Il verdetto del tribunale di Firenze, presieduto da Paola Belsito, salva il resto della lunga filiera di appalti e subappalti, tecnici e trasportatori, ingegneri e imprenditori. Coopsette, Italferr, Varvarito Lavori, HTR, Veca Sud, Hydra: nomi noti nel circuito delle grandi opere, che qui erano finiti nel mirino per presunto traffico illecito di rifiuti. Accuse forti, poi ridefinite – e di fatto svuotate – nel tempo: il reato principale è stato riqualificato in “gestione non autorizzata di rifiuti”, fattispecie più leggera e ormai prescritta. Così, il tribunale ha dichiarato il non luogo a procedere per sette imputati, prosciolti: tra questi Paolo Bolondi, Matteo Forlani, Franco Varvarito, David Giorgetti, Stefano Bacci, Matteo Bettoja e Lazzaro Ventrone. Assolti invece Valerio Lombardi e Renato Casale, allora in quota a Italferr, la società del gruppo FS incaricata della direzione dei lavori. Nessun reato, secondo il collegio di primo grado.
Sul fronte aziendale, una sola sanzione: Nodavia, la società consortile che gestiva il cantiere (oggi sostituita da Rfi), è stata condannata per illecito amministrativo con una multa da 100.000 euro. Una cifra contenuta, se rapportata all’impatto dell’inchiesta.

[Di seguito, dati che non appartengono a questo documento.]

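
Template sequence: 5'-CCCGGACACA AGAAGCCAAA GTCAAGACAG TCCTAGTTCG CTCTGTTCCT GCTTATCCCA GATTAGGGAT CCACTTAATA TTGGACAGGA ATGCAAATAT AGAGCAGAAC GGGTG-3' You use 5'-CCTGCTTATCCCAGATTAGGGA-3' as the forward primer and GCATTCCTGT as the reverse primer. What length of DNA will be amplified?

47 bp

Scanning the template, CCTGCTTATCCCAGATTAGGGA occurs at positions 48–69; this primer anneals to the bottom strand there with its 3' end pointing downstream.
Taking the reverse complement of GCATTCCTGT gives ACAGGAATGC, found at positions 85–94 on the template; the primer anneals here to the top strand with its 3' end pointing upstream.
Product length = (reverse-primer end) − (forward-primer start) + 1 = 94 − 48 + 1 = 47 bp.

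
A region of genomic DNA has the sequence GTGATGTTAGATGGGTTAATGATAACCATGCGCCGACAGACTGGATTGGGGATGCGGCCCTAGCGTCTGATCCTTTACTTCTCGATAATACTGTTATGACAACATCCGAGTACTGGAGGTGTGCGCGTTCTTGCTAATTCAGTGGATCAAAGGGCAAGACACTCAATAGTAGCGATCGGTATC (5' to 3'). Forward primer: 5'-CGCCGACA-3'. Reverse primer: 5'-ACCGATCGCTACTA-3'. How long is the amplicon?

Scanning the template, CGCCGACA occurs at positions 31–38; this primer anneals to the bottom strand there with its 3' end pointing downstream.
Taking the reverse complement of ACCGATCGCTACTA gives TAGTAGCGATCGGT, found at positions 167–180 on the template; the primer anneals here to the top strand with its 3' end pointing upstream.
Product length = (reverse-primer end) − (forward-primer start) + 1 = 180 − 31 + 1 = 150 bp.

150 bp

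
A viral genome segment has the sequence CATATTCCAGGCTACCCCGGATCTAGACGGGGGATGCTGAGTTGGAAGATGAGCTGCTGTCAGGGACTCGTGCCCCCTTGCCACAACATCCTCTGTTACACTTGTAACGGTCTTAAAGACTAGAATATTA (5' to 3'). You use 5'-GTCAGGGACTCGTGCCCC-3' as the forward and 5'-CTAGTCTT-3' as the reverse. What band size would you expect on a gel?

65 bp

The forward primer matches the template at positions 59–76.
Taking the reverse complement of CTAGTCTT gives AAGACTAG, found at positions 116–123 on the template; the primer anneals here to the top strand with its 3' end pointing upstream.
The product runs from position 59 to position 123, so its length is 123 − 59 + 1 = 65 bp.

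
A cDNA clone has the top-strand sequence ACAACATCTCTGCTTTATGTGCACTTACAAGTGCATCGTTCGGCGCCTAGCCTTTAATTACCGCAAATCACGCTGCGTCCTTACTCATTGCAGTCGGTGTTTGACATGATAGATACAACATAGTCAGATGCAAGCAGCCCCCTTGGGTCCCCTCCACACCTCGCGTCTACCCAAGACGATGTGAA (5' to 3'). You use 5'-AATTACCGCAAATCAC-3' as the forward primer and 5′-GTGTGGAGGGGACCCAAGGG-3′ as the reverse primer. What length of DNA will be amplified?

104 bp

Scanning the template, AATTACCGCAAATCAC occurs at positions 56–71; this primer anneals to the bottom strand there with its 3' end pointing downstream.
The reverse primer's reverse complement is CCCTTGGGTCCCCTCCACAC, which matches the template at positions 140–159.
The product runs from position 56 to position 159, so its length is 159 − 56 + 1 = 104 bp.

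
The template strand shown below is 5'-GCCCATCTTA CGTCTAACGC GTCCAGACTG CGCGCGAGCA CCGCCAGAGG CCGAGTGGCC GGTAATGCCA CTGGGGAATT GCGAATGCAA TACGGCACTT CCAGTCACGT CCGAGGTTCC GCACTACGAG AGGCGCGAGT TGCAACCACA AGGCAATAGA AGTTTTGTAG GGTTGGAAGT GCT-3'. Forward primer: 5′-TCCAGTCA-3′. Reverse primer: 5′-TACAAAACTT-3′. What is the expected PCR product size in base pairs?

70 bp

Scanning the template, TCCAGTCA occurs at positions 100–107; this primer anneals to the bottom strand there with its 3' end pointing downstream.
Taking the reverse complement of TACAAAACTT gives AAGTTTTGTA, found at positions 160–169 on the template; the primer anneals here to the top strand with its 3' end pointing upstream.
Product length = (reverse-primer end) − (forward-primer start) + 1 = 169 − 100 + 1 = 70 bp.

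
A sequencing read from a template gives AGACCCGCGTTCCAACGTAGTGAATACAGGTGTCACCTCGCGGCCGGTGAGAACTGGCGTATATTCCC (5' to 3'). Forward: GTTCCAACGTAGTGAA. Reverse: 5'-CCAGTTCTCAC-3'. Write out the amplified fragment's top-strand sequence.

5'-GTTCCAACGTAGTGAATACAGGTGTCACCTCGCGGCCGGTGAGAACTGG-3'

Scanning the template, GTTCCAACGTAGTGAA occurs at positions 9–24; this primer anneals to the bottom strand there with its 3' end pointing downstream.
The reverse primer's reverse complement is GTGAGAACTGG, which matches the template at positions 47–57.
The product is the template from position 9 through 57 (49 bp).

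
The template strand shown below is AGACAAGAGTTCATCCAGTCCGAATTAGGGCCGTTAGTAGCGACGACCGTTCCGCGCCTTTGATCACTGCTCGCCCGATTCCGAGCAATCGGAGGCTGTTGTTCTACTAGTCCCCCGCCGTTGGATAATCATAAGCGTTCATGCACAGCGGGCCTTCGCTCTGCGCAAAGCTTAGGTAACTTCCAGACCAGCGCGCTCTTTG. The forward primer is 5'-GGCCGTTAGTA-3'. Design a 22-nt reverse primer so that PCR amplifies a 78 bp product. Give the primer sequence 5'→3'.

5'-TAGAACAACAGCCTCCGATTGC-3'

The forward primer binds at positions 29–39, so a 78 bp product ends at position 29 + 78 − 1 = 106.
The reverse primer anneals to the top strand over positions 85–106, i.e. to GCAATCGGAGGCTGTTGTTCTA.
Its sequence written 5'→3' is the reverse complement: TAGAACAACAGCCTCCGATTGC.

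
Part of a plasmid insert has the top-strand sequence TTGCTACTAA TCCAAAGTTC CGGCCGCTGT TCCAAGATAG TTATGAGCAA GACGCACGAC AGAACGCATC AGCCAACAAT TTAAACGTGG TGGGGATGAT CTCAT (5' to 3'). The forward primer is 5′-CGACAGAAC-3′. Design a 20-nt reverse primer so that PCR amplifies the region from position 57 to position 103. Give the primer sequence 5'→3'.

5'-GAGATCATCCCCACCACGTT-3'

The product's 3' end on the top strand is position 103.
The reverse primer anneals to the top strand over positions 84–103, i.e. to AACGTGGTGGGGATGATCTC.
Its sequence written 5'→3' is the reverse complement: GAGATCATCCCCACCACGTT.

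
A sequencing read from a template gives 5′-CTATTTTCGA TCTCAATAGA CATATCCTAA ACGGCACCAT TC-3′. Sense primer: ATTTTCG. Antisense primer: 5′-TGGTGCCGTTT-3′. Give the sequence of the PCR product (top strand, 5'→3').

5'-ATTTTCGATCTCAATAGACATATCCTAAACGGCACCA-3'

The forward primer matches the template at positions 3–9.
Reverse complement of the reverse primer: AAACGGCACCA. This occurs on the top strand at positions 29–39.
The product is the template from position 3 through 39 (37 bp).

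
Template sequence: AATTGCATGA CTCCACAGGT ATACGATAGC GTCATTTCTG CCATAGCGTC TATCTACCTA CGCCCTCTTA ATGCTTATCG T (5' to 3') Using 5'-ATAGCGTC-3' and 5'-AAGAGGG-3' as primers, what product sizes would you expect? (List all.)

The forward primer ATAGCGTC matches the top strand at positions 26–33, 43–50.
The reverse primer's reverse complement is CCCTCTT, matching at positions 63–69.
Each forward site pairs with the reverse site to give a product ending at position 69: sizes 44, 27 bp.

44 bp, 27 bp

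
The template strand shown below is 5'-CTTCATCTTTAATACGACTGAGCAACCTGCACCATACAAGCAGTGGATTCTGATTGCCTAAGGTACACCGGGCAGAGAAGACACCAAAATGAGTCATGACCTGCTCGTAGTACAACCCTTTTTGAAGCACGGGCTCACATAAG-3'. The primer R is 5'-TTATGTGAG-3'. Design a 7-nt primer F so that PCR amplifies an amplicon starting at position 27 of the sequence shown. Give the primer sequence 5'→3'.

5'-CTGCACC-3'

The reverse primer's reverse complement CTCACATAA matches the template at positions 134–142; the product starts at position 27.
The forward primer is identical to the top strand over positions 27–33: CTGCACC.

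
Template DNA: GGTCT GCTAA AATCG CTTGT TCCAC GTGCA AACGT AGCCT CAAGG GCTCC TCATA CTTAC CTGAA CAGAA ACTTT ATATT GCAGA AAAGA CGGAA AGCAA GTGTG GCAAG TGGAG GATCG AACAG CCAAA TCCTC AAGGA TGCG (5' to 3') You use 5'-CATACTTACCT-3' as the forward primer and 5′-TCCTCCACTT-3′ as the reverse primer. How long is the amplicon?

The forward primer matches the template at positions 52–62.
Reverse complement of the reverse primer: AAGTGGAGGA. This occurs on the top strand at positions 108–117.
Product length = (reverse-primer end) − (forward-primer start) + 1 = 117 − 52 + 1 = 66 bp.

66 bp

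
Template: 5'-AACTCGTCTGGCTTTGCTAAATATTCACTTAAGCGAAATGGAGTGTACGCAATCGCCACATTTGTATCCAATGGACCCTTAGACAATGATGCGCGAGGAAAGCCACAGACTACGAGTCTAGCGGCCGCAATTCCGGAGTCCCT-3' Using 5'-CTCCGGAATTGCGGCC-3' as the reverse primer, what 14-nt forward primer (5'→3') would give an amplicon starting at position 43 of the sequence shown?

5'-GTGTACGCAATCGC-3'

The reverse primer's reverse complement GGCCGCAATTCCGGAG matches the template at positions 123–138; the product starts at position 43.
The forward primer is identical to the top strand over positions 43–56: GTGTACGCAATCGC.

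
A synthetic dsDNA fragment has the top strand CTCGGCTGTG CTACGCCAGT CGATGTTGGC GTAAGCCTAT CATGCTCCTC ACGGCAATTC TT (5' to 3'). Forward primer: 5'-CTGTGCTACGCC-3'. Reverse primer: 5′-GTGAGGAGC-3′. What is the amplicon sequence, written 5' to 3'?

5'-CTGTGCTACGCCAGTCGATGTTGGCGTAAGCCTATCATGCTCCTCAC-3'

Forward primer CTGTGCTACGCC is found on the top strand at positions 6–17.
Taking the reverse complement of GTGAGGAGC gives GCTCCTCAC, found at positions 44–52 on the template; the primer anneals here to the top strand with its 3' end pointing upstream.
The product is the template from position 6 through 52 (47 bp).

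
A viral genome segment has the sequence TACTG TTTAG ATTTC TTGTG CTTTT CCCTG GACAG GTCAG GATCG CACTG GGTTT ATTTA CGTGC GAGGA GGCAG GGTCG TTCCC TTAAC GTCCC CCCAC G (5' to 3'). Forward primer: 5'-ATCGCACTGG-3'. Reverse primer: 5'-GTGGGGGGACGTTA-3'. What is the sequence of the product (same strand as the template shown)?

5'-ATCGCACTGGGTTTATTTACGTGCGAGGAGGCAGGGTCGTTCCCTTAACGTCCCCCCAC-3'

Scanning the template, ATCGCACTGG occurs at positions 42–51; this primer anneals to the bottom strand there with its 3' end pointing downstream.
Reverse complement of the reverse primer: TAACGTCCCCCCAC. This occurs on the top strand at positions 87–100.
The product is the template from position 42 through 100 (59 bp).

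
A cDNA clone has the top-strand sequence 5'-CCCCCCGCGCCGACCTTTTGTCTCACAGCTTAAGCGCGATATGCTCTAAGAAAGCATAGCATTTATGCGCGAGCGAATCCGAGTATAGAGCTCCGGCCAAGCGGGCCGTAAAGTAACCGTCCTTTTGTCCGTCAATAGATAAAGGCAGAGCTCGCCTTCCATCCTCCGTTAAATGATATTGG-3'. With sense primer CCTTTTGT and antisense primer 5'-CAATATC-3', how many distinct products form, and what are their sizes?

Two products: 168 bp, 61 bp

The forward primer CCTTTTGT matches the top strand at positions 14–21, 121–128.
The reverse primer's reverse complement is GATATTG, matching at positions 175–181.
Each forward site pairs with the reverse site to give a product ending at position 181: sizes 168, 61 bp.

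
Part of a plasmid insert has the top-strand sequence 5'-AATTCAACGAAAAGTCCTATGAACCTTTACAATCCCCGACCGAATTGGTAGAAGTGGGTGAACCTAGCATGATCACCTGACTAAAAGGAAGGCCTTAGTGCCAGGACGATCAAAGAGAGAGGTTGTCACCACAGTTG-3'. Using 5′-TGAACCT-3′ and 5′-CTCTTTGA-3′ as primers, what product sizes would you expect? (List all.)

The forward primer TGAACCT matches the top strand at positions 20–26, 59–65.
The reverse primer's reverse complement is TCAAAGAG, matching at positions 110–117.
Each forward site pairs with the reverse site to give a product ending at position 117: sizes 98, 59 bp.

98 bp, 59 bp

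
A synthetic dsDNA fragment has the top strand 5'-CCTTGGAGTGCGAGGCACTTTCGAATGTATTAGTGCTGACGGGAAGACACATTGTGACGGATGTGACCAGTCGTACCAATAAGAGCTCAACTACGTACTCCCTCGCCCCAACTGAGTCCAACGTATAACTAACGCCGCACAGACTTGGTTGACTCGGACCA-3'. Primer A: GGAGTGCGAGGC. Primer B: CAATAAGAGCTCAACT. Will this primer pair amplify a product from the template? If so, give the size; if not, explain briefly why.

Primer A (GGAGTGCGAGGC) matches the top strand at positions 5–16 (3' end points downstream).
Primer B (CAATAAGAGCTCAACT) also matches the top strand directly, at positions 77–92 — its reverse complement AGTTGAGCTCTTATTG is not present.
Both primers anneal to the bottom strand with 3' ends pointing the same way, so neither can prime synthesis back toward the other.

No product — both primers anneal to the same strand and extend in the same direction.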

Era il 2012 quando la procura di Firenze aprì il fascicolo. I fanghi nei campi, le autorizzazioni opache, le analisi ignorate. E poi i nomi, i ruoli, le filiere. Per anni è sembrata la versione fiorentina della “terra dei fuochi”. Ma in giacca e cravatta. Nel 2024, prima di trasferirsi in Cassazione, il pubblico ministero Giulio Monferini aveva chiesto condanne pesanti: fino a cinque anni per dieci imputati. Una requisitoria d’impatto, che però non ha retto di fronte alla lentezza del procedimento e alla fragilità di alcune prove. Il cantiere Tav ha corso più veloce della giustizia. E oggi la talpa scava davvero. Il progetto Tav a Firenze è ripartito. Le fresa “Iris” e “Marika” hanno cominciato a scavare il tunnel (due gallerie parallele da 6 chilometri) da Campo di Marte verso la nuova stazione Foster a Belfiore. La terra che esce dalla pancia della città oggi viene monitorata, tracciata, registrata al grammo.
Ma resta il dubbio, la sensazione che qualcosa sia andato perso. La sentenza di ieri non riscrive la storia, ma la chiude in archivio. E lascia aperte le domande: chi ha controllato? Chi doveva vigilare? E soprattutto: come è possibile che tonnellate di rifiuti abbiano viaggiato per mesi sotto gli occhi di tutti, senza che nessuno vedesse?